The White House declined to provide details of Bush’s trip but the Hattiesburg American newspaper in Mississippi said he would spend Sunday night on board the USS Iwo Jima near New Orleans and visit Gulfport, Mississippi, on Monday.

After a sluggish initial reaction to Katrina, Bush has taken aggressive steps to portray himself as concerned and in charge, visiting the area twice and sending top aides – including Vice-President Dick Cheney – to the region.
 
And Homeland Security Michael Chertoff last week removed Federal Emergency Management Agency (Fema) chief Mike Brown – accused of incompetence and padding his resume – and put Vice-Admiral Thad Allen from the US Coast Guard in charge. 
  
Toll much lower  
 
Recovery officials, meanwhile, said they would have a better idea of how many New Orleans residents were killed in the next three days, but the toll was likely to be much lower than the 10,000 predicted, the top military commander in the recovery effort said on Sunday.

“I would suspect that [the initial toll estimate of 10,000] would be somewhat lower than that – as a matter of fact, a heck of a lot lower than that”

Russel Honore,
military chief of recovery efforts

“I would suspect that number would be somewhat lower than that – as a matter of fact, a heck of a lot lower than that,” Lieutenant-General Russel Honore told CNN’s Late Edition.


“That’s a number we’ll be very happy to be wrong about,” Honore said. The 10,000 figure came out “at a very emotional time, with not a lot of facts”, he said, refusing to give another estimate. 
 
Louisiana lashes out  

In the state of Louisiana, officials accused the US emergency management agency of dragging its feet in getting hundreds of thousands of survivors into temporary housing. 

The storm-battered state urgently wants to get its citizens out of refugee shelters and into longer-term accommodation until they are able to return home, but Fema is not moving fast enough, a senior state disaster chief said. 
  

“We have raised this issue now for days. We do not feel this process is working fast enough”

Jeff Smith,
Deputy Director of Emergency Planning, Louisiana

“We have real concerns right now with the assistance we are getting from Fema on temporary housing,” Colonel Jeff Smith, deputy director of emergency planning for Louisiana’s department of homeland security and emergency preparedness.

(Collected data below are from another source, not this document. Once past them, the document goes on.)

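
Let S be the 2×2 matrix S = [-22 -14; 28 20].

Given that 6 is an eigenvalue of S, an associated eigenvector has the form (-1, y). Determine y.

2

We need (S - 6I)v = 0.
S - 6I = [[-28, -14], [28, 14]].
Row 1: (-28)·-1 + (-14)·y = 0
Row 2: (28)·-1 + (14)·y = 0
Solving gives y = 2.
Check: S·(-1, 2) = (-6, 12) = 6·(-1, 2).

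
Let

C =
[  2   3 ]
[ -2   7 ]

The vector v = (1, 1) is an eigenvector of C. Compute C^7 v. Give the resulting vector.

(78125, 78125)

First find the eigenvalue: Cv = (5, 5) = 5·(1, 1), so λ = 5.
Then C^7 v = λ^7·v = 5^7·(1, 1) = 78125·(1, 1) = (78125, 78125).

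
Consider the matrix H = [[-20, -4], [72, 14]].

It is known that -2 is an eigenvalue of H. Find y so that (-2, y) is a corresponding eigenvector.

We need (H + 2I)v = 0.
H + 2I = [[-18, -4], [72, 16]].
Row 1: (-18)·-2 + (-4)·y = 0
Row 2: (72)·-2 + (16)·y = 0
Solving gives y = 9.
Check: H·(-2, 9) = (4, -18) = -2·(-2, 9).

9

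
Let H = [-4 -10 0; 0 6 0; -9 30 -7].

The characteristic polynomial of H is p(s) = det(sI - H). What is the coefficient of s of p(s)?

-38

p(s) = s^3 + 5s^2 - 38s - 168.
The coefficient of s is -38.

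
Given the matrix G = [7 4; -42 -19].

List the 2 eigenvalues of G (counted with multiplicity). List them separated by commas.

det(G - lambda·I) = (7 - lambda)(-19 - lambda) - (4)·(-42) = lambda^2 + 12·lambda + 35.
This factors as (lambda + 7)·(lambda + 5) = 0.
Eigenvalues: -7, -5.

-7, -5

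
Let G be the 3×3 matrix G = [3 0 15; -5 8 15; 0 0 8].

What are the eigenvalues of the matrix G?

3, 8, 8

Set up det(sI - G) = 0.
Expanding along the first row, p(s) = s^3 - 19s^2 + 112s - 192.
Rational-root test: s = 8 gives p(8) = 0.
Factor out (s - 8): p(s) = (s - 8)·(s^2 - 11s + 24).
The quadratic factors as (s - 3)·(s - 8).
Eigenvalues: 3, 8, 8.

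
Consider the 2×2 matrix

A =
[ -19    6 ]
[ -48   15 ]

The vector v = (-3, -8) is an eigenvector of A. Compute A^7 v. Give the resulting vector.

First find the eigenvalue: Av = (9, 24) = -3·(-3, -8), so λ = -3.
Then A^7 v = λ^7·v = (-3)^7·(-3, -8) = -2187·(-3, -8) = (6561, 17496).

(6561, 17496)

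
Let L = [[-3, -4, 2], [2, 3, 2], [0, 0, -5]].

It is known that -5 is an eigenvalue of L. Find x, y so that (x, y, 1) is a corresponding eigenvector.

We need (L + 5I)v = 0.
L + 5I = [[2, -4, 2], [2, 8, 2], [0, 0, 0]].
Row 1: (2)·x + (-4)·y + (2)·1 = 0
Row 2: (2)·x + (8)·y + (2)·1 = 0
Row 3: (0)·x + (0)·y + (0)·1 = 0
Solving gives x = -1, y = 0.
Check: L·(-1, 0, 1) = (5, 0, -5) = -5·(-1, 0, 1).

-1, 0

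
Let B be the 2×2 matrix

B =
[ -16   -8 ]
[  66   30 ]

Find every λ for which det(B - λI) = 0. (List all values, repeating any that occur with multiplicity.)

det(B - tI) = (-16 - t)(30 - t) - (-8)·(66) = t^2 - 14t + 48.
This factors as (t - 6)·(t - 8) = 0.
Eigenvalues: 6, 8.

6, 8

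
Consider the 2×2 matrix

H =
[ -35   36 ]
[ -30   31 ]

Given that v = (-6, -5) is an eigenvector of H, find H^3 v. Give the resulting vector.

First find the eigenvalue: Hv = (30, 25) = -5·(-6, -5), so λ = -5.
Then H^3 v = λ^3·v = (-5)^3·(-6, -5) = -125·(-6, -5) = (750, 625).

(750, 625)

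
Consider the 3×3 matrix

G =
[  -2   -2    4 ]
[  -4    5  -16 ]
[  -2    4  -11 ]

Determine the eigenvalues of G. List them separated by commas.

Compute the characteristic polynomial p(μ) = det(μI - G).
Cofactor expansion gives p(μ) = μ^3 + 8μ^2 + 21μ + 18.
Rational-root test: μ = -2 gives p(-2) = 0.
Factor out (μ + 2): p(μ) = (μ + 2)·(μ^2 + 6μ + 9).
The quadratic factor is (μ + 3)^2.
Eigenvalues: -3, -3, -2.

-3, -3, -2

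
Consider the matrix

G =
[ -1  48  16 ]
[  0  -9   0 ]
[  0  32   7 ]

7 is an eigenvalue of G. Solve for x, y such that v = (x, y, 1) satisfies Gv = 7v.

2, 0

We need (G - 7I)v = 0.
G - 7I = [[-8, 48, 16], [0, -16, 0], [0, 32, 0]].
Row 1: (-8)·x + (48)·y + (16)·1 = 0
Row 2: (0)·x + (-16)·y + (0)·1 = 0
Row 3: (0)·x + (32)·y + (0)·1 = 0
Solving gives x = 2, y = 0.
Check: G·(2, 0, 1) = (14, 0, 7) = 7·(2, 0, 1).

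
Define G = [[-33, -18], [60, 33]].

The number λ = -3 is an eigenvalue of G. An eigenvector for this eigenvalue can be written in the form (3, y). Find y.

We need (G + 3I)v = 0.
G + 3I = [[-30, -18], [60, 36]].
Row 1: (-30)·3 + (-18)·y = 0
Row 2: (60)·3 + (36)·y = 0
Solving gives y = -5.
Check: G·(3, -5) = (-9, 15) = -3·(3, -5).

-5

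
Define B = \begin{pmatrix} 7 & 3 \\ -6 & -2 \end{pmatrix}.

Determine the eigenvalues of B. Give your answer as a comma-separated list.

det(B - μI) = (7 - μ)(-2 - μ) - (3)·(-6) = μ^2 - 5μ + 4.
This factors as (μ - 1)·(μ - 4) = 0.
Eigenvalues: 1, 4.

1, 4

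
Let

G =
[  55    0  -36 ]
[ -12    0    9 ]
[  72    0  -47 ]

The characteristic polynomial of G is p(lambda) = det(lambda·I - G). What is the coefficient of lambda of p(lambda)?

p(lambda) = lambda^3 - 8·lambda^2 + 7·lambda.
The coefficient of lambda is 7.

7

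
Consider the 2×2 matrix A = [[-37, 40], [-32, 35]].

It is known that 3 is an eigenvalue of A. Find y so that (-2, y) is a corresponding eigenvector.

We need (A - 3I)v = 0.
A - 3I = [[-40, 40], [-32, 32]].
Row 1: (-40)·-2 + (40)·y = 0
Row 2: (-32)·-2 + (32)·y = 0
Solving gives y = -2.
Check: A·(-2, -2) = (-6, -6) = 3·(-2, -2).

-2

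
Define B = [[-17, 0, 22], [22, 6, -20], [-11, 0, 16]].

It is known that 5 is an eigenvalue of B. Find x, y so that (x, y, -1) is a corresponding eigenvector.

We need (B - 5I)v = 0.
B - 5I = [[-22, 0, 22], [22, 1, -20], [-11, 0, 11]].
Row 1: (-22)·x + (0)·y + (22)·-1 = 0
Row 2: (22)·x + (1)·y + (-20)·-1 = 0
Row 3: (-11)·x + (0)·y + (11)·-1 = 0
Solving gives x = -1, y = 2.
Check: B·(-1, 2, -1) = (-5, 10, -5) = 5·(-1, 2, -1).

-1, 2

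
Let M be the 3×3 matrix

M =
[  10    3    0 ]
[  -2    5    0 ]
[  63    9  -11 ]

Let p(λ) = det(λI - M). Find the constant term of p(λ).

p(λ) = λ^3 - 4λ^2 - 109λ + 616.
The constant term is 616.

616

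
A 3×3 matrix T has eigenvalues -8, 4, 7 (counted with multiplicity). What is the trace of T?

3

trace(T) is the sum of the eigenvalues: (-8) + (4) + (7) = 3.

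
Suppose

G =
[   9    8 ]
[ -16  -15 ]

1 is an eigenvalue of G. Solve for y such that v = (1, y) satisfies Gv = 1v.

We need (G - 1I)v = 0.
G - 1I = [[8, 8], [-16, -16]].
Row 1: (8)·1 + (8)·y = 0
Row 2: (-16)·1 + (-16)·y = 0
Solving gives y = -1.
Check: G·(1, -1) = (1, -1) = 1·(1, -1).

-1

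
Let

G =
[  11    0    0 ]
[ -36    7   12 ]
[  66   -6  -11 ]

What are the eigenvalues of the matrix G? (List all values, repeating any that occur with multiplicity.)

-5, 1, 11

The characteristic polynomial is p(t) = det(tI - G).
Expanding along the first row, p(t) = t^3 - 7t^2 - 49t + 55.
Try t = -5: p(-5) = 0, so -5 is a root.
Factor out (t + 5): p(t) = (t + 5)·(t^2 - 12t + 11).
The quadratic factors as (t - 1)·(t - 11).
Eigenvalues: -5, 1, 11.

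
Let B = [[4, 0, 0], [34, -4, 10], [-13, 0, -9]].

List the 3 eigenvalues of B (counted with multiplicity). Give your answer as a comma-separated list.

The characteristic polynomial is p(lambda) = det(lambda·I - B).
Expanding the 3×3 determinant: p(lambda) = lambda^3 + 9·lambda^2 - 16·lambda - 144.
Rational-root test: lambda = 4 gives p(4) = 0.
Factor out (lambda - 4): p(lambda) = (lambda - 4)·(lambda^2 + 13·lambda + 36).
The quadratic factors as (lambda + 9)·(lambda + 4).
Eigenvalues: -9, -4, 4.

-9, -4, 4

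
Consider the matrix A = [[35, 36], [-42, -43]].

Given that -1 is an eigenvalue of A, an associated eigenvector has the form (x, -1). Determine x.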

“We have raised this issue now for days. We do not feel this process is working fast enough,” he said in Louisiana’s capital Baton Rouge, in an unusually direct attack on the embattled agency by a state.
  
“We feel like there needs to be trailers rolling and things happening that are not happening as quickly as they should at this point,” Smith said, adding that state officials had complained of the problem to Cheney when he visited Baton Rouge last week.
 
Hurricane Ophelia 

Also on Sunday, Hurricane Ophelia was sitting off the coast of the Carolinas, a meteorologist said and it was a waiting game to see where, and if, the storm would hit land.

Rescue and recovery efforts arestill going on in storm-hit areas
Rescue and recovery efforts arestill going on in storm-hit areas

Rescue and recovery efforts are
still going on in storm-hit areas

“This one is sitting still,” said meteorologist Gil Wagi at the National Weather Service bureau in Newport, North Carolina.

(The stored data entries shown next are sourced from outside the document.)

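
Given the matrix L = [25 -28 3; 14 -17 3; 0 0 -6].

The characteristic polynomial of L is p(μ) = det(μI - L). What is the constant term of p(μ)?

-198

p(μ) = μ^3 - 2μ^2 - 81μ - 198.
The constant term is -198.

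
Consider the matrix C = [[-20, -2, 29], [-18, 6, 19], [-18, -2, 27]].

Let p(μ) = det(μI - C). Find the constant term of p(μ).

p(μ) = μ^3 - 13μ^2 + 26μ + 112.
The constant term is 112.

112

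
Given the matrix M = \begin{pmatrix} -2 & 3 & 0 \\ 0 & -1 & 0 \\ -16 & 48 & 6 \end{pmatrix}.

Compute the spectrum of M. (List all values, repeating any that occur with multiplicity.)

Set up det(tI - M) = 0.
Cofactor expansion gives p(t) = t^3 - 3t^2 - 16t - 12.
Since p(-1) = 0, t = -1 is a root.
Factor out (t + 1): p(t) = (t + 1)·(t^2 - 4t - 12).
The quadratic factors as (t + 2)·(t - 6).
Eigenvalues: -2, -1, 6.

-2, -1, 6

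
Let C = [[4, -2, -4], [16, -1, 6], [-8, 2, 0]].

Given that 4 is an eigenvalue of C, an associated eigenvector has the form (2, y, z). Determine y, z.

4, -2

We need (C - 4I)v = 0.
C - 4I = [[0, -2, -4], [16, -5, 6], [-8, 2, -4]].
Row 1: (0)·2 + (-2)·y + (-4)·z = 0
Row 2: (16)·2 + (-5)·y + (6)·z = 0
Row 3: (-8)·2 + (2)·y + (-4)·z = 0
Solving gives y = 4, z = -2.
Check: C·(2, 4, -2) = (8, 16, -8) = 4·(2, 4, -2).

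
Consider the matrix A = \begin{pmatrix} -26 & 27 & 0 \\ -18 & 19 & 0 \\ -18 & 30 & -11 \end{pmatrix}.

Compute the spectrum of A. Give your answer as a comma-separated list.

Set up det(tI - A) = 0.
Expanding along the first row, p(t) = t^3 + 18t^2 + 69t - 88.
Rational-root test: t = -8 gives p(-8) = 0.
Dividing by (t + 8) leaves t^2 + 10t - 11.
The quadratic factors as (t + 11)·(t - 1).
Eigenvalues: -11, -8, 1.

-11, -8, 1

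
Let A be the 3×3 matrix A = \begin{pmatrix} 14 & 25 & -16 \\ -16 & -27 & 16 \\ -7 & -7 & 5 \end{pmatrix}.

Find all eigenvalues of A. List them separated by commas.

-11, -2, 5

Set up det(lambda·I - A) = 0.
Expanding along the first row, p(lambda) = lambda^3 + 8·lambda^2 - 43·lambda - 110.
Try lambda = -2: p(-2) = 0, so -2 is a root.
Dividing by (lambda + 2) leaves lambda^2 + 6·lambda - 55.
The quadratic factors as (lambda + 11)·(lambda - 5).
Eigenvalues: -11, -2, 5.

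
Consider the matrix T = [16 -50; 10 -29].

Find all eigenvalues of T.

-9, -4

det(T - λI) = (16 - λ)(-29 - λ) - (-50)·(10) = λ^2 + 13λ + 36.
This factors as (λ + 9)·(λ + 4) = 0.
Eigenvalues: -9, -4.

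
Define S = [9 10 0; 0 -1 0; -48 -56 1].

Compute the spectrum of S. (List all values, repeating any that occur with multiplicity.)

-1, 1, 9

The characteristic polynomial is p(s) = det(sI - S).
Cofactor expansion gives p(s) = s^3 - 9s^2 - s + 9.
Try s = -1: p(-1) = 0, so -1 is a root.
Factor out (s + 1): p(s) = (s + 1)·(s^2 - 10s + 9).
The quadratic factors as (s - 1)·(s - 9).
Eigenvalues: -1, 1, 9.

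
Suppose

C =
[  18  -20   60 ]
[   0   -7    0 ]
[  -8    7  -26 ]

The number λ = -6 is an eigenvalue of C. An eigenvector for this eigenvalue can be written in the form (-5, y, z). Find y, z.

0, 2

We need (C + 6I)v = 0.
C + 6I = [[24, -20, 60], [0, -1, 0], [-8, 7, -20]].
Row 1: (24)·-5 + (-20)·y + (60)·z = 0
Row 2: (0)·-5 + (-1)·y + (0)·z = 0
Row 3: (-8)·-5 + (7)·y + (-20)·z = 0
Solving gives y = 0, z = 2.
Check: C·(-5, 0, 2) = (30, 0, -12) = -6·(-5, 0, 2).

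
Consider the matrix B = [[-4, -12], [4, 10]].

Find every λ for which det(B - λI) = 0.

2, 4

det(B - rI) = (-4 - r)(10 - r) - (-12)·(4) = r^2 - 6r + 8.
This factors as (r - 2)·(r - 4) = 0.
Eigenvalues: 2, 4.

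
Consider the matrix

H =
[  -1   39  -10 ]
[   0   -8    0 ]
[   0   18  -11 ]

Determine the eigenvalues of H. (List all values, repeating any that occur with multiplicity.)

-11, -8, -1

Compute the characteristic polynomial p(lambda) = det(lambda·I - H).
Expanding the 3×3 determinant: p(lambda) = lambda^3 + 20·lambda^2 + 107·lambda + 88.
Since p(-1) = 0, lambda = -1 is a root.
Dividing by (lambda + 1) leaves lambda^2 + 19·lambda + 88.
The quadratic factors as (lambda + 11)·(lambda + 8).
Eigenvalues: -11, -8, -1.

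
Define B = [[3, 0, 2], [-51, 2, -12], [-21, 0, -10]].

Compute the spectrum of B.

-4, -3, 2

The characteristic polynomial is p(μ) = det(μI - B).
Cofactor expansion gives p(μ) = μ^3 + 5μ^2 - 2μ - 24.
Try μ = -3: p(-3) = 0, so -3 is a root.
Dividing by (μ + 3) leaves μ^2 + 2μ - 8.
The quadratic factors as (μ + 4)·(μ - 2).
Eigenvalues: -4, -3, 2.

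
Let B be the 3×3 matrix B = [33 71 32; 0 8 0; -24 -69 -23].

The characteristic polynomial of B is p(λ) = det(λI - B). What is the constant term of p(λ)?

p(λ) = λ^3 - 18λ^2 + 89λ - 72.
The constant term is -72.

-72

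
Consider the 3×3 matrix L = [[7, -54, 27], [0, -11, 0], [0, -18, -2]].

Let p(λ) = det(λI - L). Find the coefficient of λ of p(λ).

-69

p(λ) = λ^3 + 6λ^2 - 69λ - 154.
The coefficient of λ is -69.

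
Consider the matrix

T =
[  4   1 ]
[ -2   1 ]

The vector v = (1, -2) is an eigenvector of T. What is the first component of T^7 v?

First find the eigenvalue: Tv = (2, -4) = 2·(1, -2), so λ = 2.
Then T^7 v = λ^7·v = 2^7·(1, -2) = 128·(1, -2) = (128, -256).

128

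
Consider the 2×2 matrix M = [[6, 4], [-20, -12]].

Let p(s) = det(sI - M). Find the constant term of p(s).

8

p(s) = s^2 + 6s + 8.
The constant term is 8.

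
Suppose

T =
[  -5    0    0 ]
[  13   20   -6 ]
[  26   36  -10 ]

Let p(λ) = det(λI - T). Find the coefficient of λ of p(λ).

-34

p(λ) = λ^3 - 5λ^2 - 34λ + 80.
The coefficient of λ is -34.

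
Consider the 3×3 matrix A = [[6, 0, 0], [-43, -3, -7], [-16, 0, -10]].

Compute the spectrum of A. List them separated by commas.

-10, -3, 6

Compute the characteristic polynomial p(λ) = det(λI - A).
Expanding the 3×3 determinant: p(λ) = λ^3 + 7λ^2 - 48λ - 180.
Since p(6) = 0, λ = 6 is a root.
Dividing by (λ - 6) leaves λ^2 + 13λ + 30.
The quadratic factors as (λ + 10)·(λ + 3).
Eigenvalues: -10, -3, 6.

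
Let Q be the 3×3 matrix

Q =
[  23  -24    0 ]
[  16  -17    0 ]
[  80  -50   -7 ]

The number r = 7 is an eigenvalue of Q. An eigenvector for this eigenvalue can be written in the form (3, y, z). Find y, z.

2, 10

We need (Q - 7I)v = 0.
Q - 7I = [[16, -24, 0], [16, -24, 0], [80, -50, -14]].
Row 1: (16)·3 + (-24)·y + (0)·z = 0
Row 2: (16)·3 + (-24)·y + (0)·z = 0
Row 3: (80)·3 + (-50)·y + (-14)·z = 0
Solving gives y = 2, z = 10.
Check: Q·(3, 2, 10) = (21, 14, 70) = 7·(3, 2, 10).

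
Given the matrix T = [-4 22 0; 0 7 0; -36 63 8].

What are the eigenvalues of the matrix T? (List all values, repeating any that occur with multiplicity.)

-4, 7, 8

The characteristic polynomial is p(r) = det(rI - T).
Expanding the 3×3 determinant: p(r) = r^3 - 11r^2 - 4r + 224.
Rational-root test: r = 7 gives p(7) = 0.
Dividing by (r - 7) leaves r^2 - 4r - 32.
The quadratic factors as (r + 4)·(r - 8).
Eigenvalues: -4, 7, 8.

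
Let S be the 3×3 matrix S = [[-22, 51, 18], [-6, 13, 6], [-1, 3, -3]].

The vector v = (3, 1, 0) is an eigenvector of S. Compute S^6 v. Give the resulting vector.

First find the eigenvalue: Sv = (-15, -5, 0) = -5·(3, 1, 0), so λ = -5.
Then S^6 v = λ^6·v = (-5)^6·(3, 1, 0) = 15625·(3, 1, 0) = (46875, 15625, 0).

(46875, 15625, 0)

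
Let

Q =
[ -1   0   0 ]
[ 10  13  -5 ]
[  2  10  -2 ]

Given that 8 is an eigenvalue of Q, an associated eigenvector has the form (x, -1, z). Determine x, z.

0, -1

We need (Q - 8I)v = 0.
Q - 8I = [[-9, 0, 0], [10, 5, -5], [2, 10, -10]].
Row 1: (-9)·x + (0)·-1 + (0)·z = 0
Row 2: (10)·x + (5)·-1 + (-5)·z = 0
Row 3: (2)·x + (10)·-1 + (-10)·z = 0
Solving gives x = 0, z = -1.
Check: Q·(0, -1, -1) = (0, -8, -8) = 8·(0, -1, -1).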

The hurricane’s top sustained wind decreased from 137kph earlier in the day to 129 kph at 11am (1500 GMT).

A hurricane watch remained in effect from just north of Edisto Beach, South Carolina, to North Carolina’s Cape Lookout, a stretch of more than 400km.

Although there was a chance Ophelia could remain at sea, most computer models bring the hurricane close to the Carolinas late on Tuesday or early Wednesday, said Daniel Brown, a meteorologist with the National Hurricane Centre in Miami.
 
North Carolina governor Mike Easley declared a state of emergency as the storm’s meandering track shifted northward.

But the storm was not close enough to make a decision on whether to order evacuations, said Eddie King, Pender County emergency management director.